Quand les décideurs vont-ils enfin sortir de l’aveuglement et du déni pour intégrer cette urgence absolue ? Les solutions pour diminuer les risques d’effondrement ne sont pas industrielles, elles sont biologiques et en priorité végétales. La croissance permanente sur une planète qui apparait de plus en plus étriquée pour huit milliards d’humains, la consommation addictive, le business mondialisé, la protection coûte que coûte des intérêts industriels, l’absence de discernement, le refus de prendre en compte l’état alarmant de la planète, l’inaction politique, tout cela est absolument anachronique et mortifère si nous voulons que les générations futures puissent exister dans un monde encore vivable. Les solutions technologiques ne peuvent être que marginales pour la transition. Et il n’y a rien à attendre de la croissance et de l’artificialisation, c’est leur fuite en avant qui est responsable des problèmes.
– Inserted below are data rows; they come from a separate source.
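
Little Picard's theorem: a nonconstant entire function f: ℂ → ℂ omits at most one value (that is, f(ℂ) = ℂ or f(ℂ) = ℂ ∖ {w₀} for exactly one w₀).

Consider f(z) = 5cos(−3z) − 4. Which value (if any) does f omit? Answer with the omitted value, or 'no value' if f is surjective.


Little Picard bounds the complement of f(ℂ) to at most one point.
cos is entire and surjective onto ℂ: for every w ∈ ℂ, cos(ζ) = w has a solution ζ ∈ ℂ (e.g., via the complex inverse arccos). With ζ = −3z this gives z = ζ/(-3). Then 5·cos(−3z) takes every value in 5·ℂ = ℂ, and adding -4 is a bijection of ℂ. So f is surjective and omits no value. (Note: only on the real line is cos bounded by [−1, 1].)

Omitted value: no value.


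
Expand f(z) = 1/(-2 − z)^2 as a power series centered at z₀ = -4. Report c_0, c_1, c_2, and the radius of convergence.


Let w = z − z₀, so z = z₀ + w.
Then -2 − z = -2 − (z₀ + w) = (-2 − z₀) − w = 2 − w.
f(z) = 1/(2 − w)^2 = (1/(2)^2) · (1 − w/(2))^{−2}.
By the binomial series (1−u)^{−2} = Σ_{n≥0} C(n+1, 1) u^n for |u|<1, with u = w/(2):
  c_n = C(n+1, 1) / (2)^(n+2).
  c_0 = 1/(2)^2 = 1/4.
  c_1 = 2/(2)^3 = 1/4.
  c_2 = 3/(2)^4 = 3/16.
The series is valid for |w/d| < 1, i.e. |z − z₀| < |d|.
Radius of convergence: R = |-2 − z₀| = |2| = 2 (distance from z₀ to the singularity z = -2).

c_0 = 1/4, c_1 = 1/4, c_2 = 3/16; R = 2.


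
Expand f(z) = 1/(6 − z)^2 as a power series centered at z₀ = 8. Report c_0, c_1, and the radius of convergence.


Let w = z − z₀, so z = z₀ + w.
Then 6 − z = 6 − (z₀ + w) = (6 − z₀) − w = -2 − w.
f(z) = 1/(-2 − w)^2 = (1/(-2)^2) · (1 − w/(-2))^{−2}.
By the binomial series (1−u)^{−2} = Σ_{n≥0} C(n+1, 1) u^n for |u|<1, with u = w/(-2):
  c_n = C(n+1, 1) / (-2)^(n+2).
  c_0 = 1/(-2)^2 = 1/4.
  c_1 = 2/(-2)^3 = -1/4.
The series is valid for |w/d| < 1, i.e. |z − z₀| < |d|.
Radius of convergence: R = |6 − z₀| = |-2| = 2 (distance from z₀ to the singularity z = 6).

c_0 = 1/4, c_1 = -1/4; R = 2.


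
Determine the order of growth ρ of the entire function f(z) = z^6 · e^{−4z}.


M(r) = max_{|z|=r} |1|·|z|^6·|e^{−4z}| = 1·r^6 · e^{4r^1} (the factors attain their maxima compatibly on |z|=r). Then log M(r) = log 1 + 6·log r + 4r^1, dominated by the last term, so log log M(r) ~ 1·log r. The polynomial factor 1z^6 contributes only a log r term and does not affect the order. ρ = 1.
Therefore ρ = 1.

Order ρ = 1.


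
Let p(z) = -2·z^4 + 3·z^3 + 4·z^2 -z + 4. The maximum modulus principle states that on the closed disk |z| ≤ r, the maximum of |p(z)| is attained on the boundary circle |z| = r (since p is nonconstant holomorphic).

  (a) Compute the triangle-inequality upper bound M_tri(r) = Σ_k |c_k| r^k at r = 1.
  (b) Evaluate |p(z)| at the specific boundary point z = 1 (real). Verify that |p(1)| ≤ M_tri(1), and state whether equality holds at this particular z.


Coefficients: c_0 = 4, c_1 = -1, c_2 = 4, c_3 = 3, c_4 = -2. Radius r = 1.
Part (a). Triangle bound: M_tri(r) = Σ_k |c_k| r^k
  = |4|·1^0 + |-1|·1^1 + |4|·1^2 + |3|·1^3 + |-2|·1^4
  = 4 + 1 + 4 + 3 + 2 = 14.
This bounds M(r) := max_{|z|=r} |p(z)| from above; equality holds iff all terms c_k z^k can be made to align in phase at a single z on |z|=r.
Part (b). At z = 1 (real, on the circle |z| = r):
  p(1) = (4)·1^0 + (-1)·1^1 + (4)·1^2 + (3)·1^3 + (-2)·1^4 = 8.
  |p(1)| = 8.
Check: |p(1)| = 8 ≤ 14 = M_tri(1). ✓ Equality does not hold at z = 1 (the coefficients have mixed signs, so the terms do not all align in phase there).

M_tri(1) = 14; |p(1)| = 8; equality at z=1: no.


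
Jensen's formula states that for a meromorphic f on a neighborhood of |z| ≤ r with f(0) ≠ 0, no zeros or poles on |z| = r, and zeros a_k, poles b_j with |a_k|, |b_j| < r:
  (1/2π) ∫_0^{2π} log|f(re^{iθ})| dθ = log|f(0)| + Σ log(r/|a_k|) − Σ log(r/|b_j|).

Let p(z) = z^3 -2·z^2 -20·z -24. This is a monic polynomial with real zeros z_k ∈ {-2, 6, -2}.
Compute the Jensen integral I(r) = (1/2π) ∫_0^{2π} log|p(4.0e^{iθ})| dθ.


Zeros: -2, -2, 6; r = 4.0.
Inside |z| < r: -2, -2. Outside (|z| ≥ r): 6.
p(0) = -24, so log|p(0)| = log(24) = 3.1781.
Apply Jensen: I(r) = log|p(0)| + Σ_k log(r/|z_k|), summed over zeros inside |z| < r.
  log(r/|z_k|) for z_k = -2: log(4.0/2) = 0.6931
  log(r/|z_k|) for z_k = -2: log(4.0/2) = 0.6931
  Outside zeros (6) contribute nothing to the Jensen sum.
Sum over inside zeros: 1.3863.
I(r) = log|p(0)| + (inside sum) = 3.1781 + 1.3863 = 4.5643.
Note: since some zeros are outside |z| ≤ r, the simplified n·log(r) form does NOT apply — only the inside zeros contribute.

I(r) ≈ 4.5643.


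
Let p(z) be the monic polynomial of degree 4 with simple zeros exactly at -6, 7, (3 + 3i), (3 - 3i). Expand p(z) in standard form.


The polynomial is p(z) = ∏_{α ∈ S} (z − α), where S = {-6, 7, (3 + 3i), (3 - 3i)}.
Expanding the product yields: p(z) = z^4 -7·z^3 -18·z^2 + 234·z -756.
Note conjugate pairs combine to real quadratics: (z − (3+3i))(z − (3−3i)) = z² − 6z + 18.
The resulting polynomial has degree 4 and real coefficients as required.

p(z) = z^4 -7·z^3 -18·z^2 + 234·z -756.


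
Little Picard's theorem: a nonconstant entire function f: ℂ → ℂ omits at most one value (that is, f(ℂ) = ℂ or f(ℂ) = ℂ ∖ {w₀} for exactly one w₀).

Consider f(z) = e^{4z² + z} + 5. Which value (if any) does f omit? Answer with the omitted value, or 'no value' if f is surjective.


Little Picard bounds the complement of f(ℂ) to at most one point.
The exponent g(z) = 4z² + z is a nonconstant polynomial, hence surjective onto ℂ. So e^{g(z)} takes every value in {e^w : w ∈ ℂ} = ℂ ∖ {0}. Adding 5 shifts the range to ℂ ∖ {5}. f omits exactly 5.

Omitted value: 5.


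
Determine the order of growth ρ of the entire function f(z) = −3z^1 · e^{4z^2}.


M(r) = max_{|z|=r} |-3|·|z|^1·|e^{4z^2}| = 3·r^1 · e^{4r^2} (the factors attain their maxima compatibly on |z|=r). Then log M(r) = log 3 + 1·log r + 4r^2, dominated by the last term, so log log M(r) ~ 2·log r. The polynomial factor -3z^1 contributes only a log r term and does not affect the order. ρ = 2.
Therefore ρ = 2.

Order ρ = 2.


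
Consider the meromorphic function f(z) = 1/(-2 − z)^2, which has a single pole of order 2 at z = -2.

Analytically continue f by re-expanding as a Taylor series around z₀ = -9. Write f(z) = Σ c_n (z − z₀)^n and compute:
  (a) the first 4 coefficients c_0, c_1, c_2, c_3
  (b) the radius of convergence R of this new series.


Let w = z − z₀, so z = z₀ + w.
Then -2 − z = -2 − (z₀ + w) = (-2 − z₀) − w = 7 − w.
f(z) = 1/(7 − w)^2 = (1/(7)^2) · (1 − w/(7))^{−2}.
By the binomial series (1−u)^{−2} = Σ_{n≥0} C(n+1, 1) u^n for |u|<1, with u = w/(7):
  c_n = C(n+1, 1) / (7)^(n+2).
  c_0 = 1/(7)^2 = 1/49.
  c_1 = 2/(7)^3 = 2/343.
  c_2 = 3/(7)^4 = 3/2401.
  c_3 = 4/(7)^5 = 4/16807.
The series is valid for |w/d| < 1, i.e. |z − z₀| < |d|.
Radius of convergence: R = |-2 − z₀| = |7| = 7 (distance from z₀ to the singularity z = -2).

c_0 = 1/49, c_1 = 2/343, c_2 = 3/2401, c_3 = 4/16807; R = 7.


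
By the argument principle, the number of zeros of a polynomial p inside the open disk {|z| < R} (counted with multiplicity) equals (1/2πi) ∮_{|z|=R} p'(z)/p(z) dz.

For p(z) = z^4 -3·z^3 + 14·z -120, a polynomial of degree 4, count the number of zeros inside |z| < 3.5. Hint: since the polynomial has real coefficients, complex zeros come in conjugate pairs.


The zeros of p are: 4, (1 + 3i), (1 - 3i), -3.
Their magnitudes are: 4, 3.162, 3.162, 3.
Zeros with |z| < R = 3.5: (1 + 3i), (1 - 3i), -3.
Count = 3.
By the argument principle, (1/2πi) ∮_{|z|=R} p'(z)/p(z) dz equals exactly this count.

Number of zeros inside |z| < 3.5: 3.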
La transition écologique – anticiper pour éviter l’effondrement du vivant – est somme toute simple à instaurer, mais il faut changer de modèle. Il faut respecter la nature pour qu’elle puisse exercer ses compétences fondamentales et laisser faire ce que le règne végétal sait faire à merveille : produire des molécules biologiques recyclables, réguler et restaurer les équilibres écologiques et climatiques, protéger les êtres vivants. Il faut pour cela avoir l’humilité de reconnaitre que la complexité du vivant nous dépasse, que les connaissances scientifiques sont insuffisantes pour prendre la main sur la nature, que l’artificialisation et l’exploitation de la Terre au profit d’une fraction de l’humanité n’est ni légitime ni soutenable. Il nous faut surtout admettre notre dépendance absolue au règne végétal, seul capable de réguler les déséquilibres écologiques et climatiques que nous avons provoqués, si toutefois nous n’outrepassons pas les limites de ses capacités à restaurer les équilibres vitaux. La décroissance, le respect des processus naturels, le retour du bon sens et la modération sont les conditions de notre survie. Tant pis si ces impératifs biologiques ne font pas rêver les transhumanistes et les consommateurs addicts aux innovations technologiques et aux mondes virtuels. Nous faisons depuis 70 ans un bras de fer avec la nature, mais nous sommes en train de perdre la partie.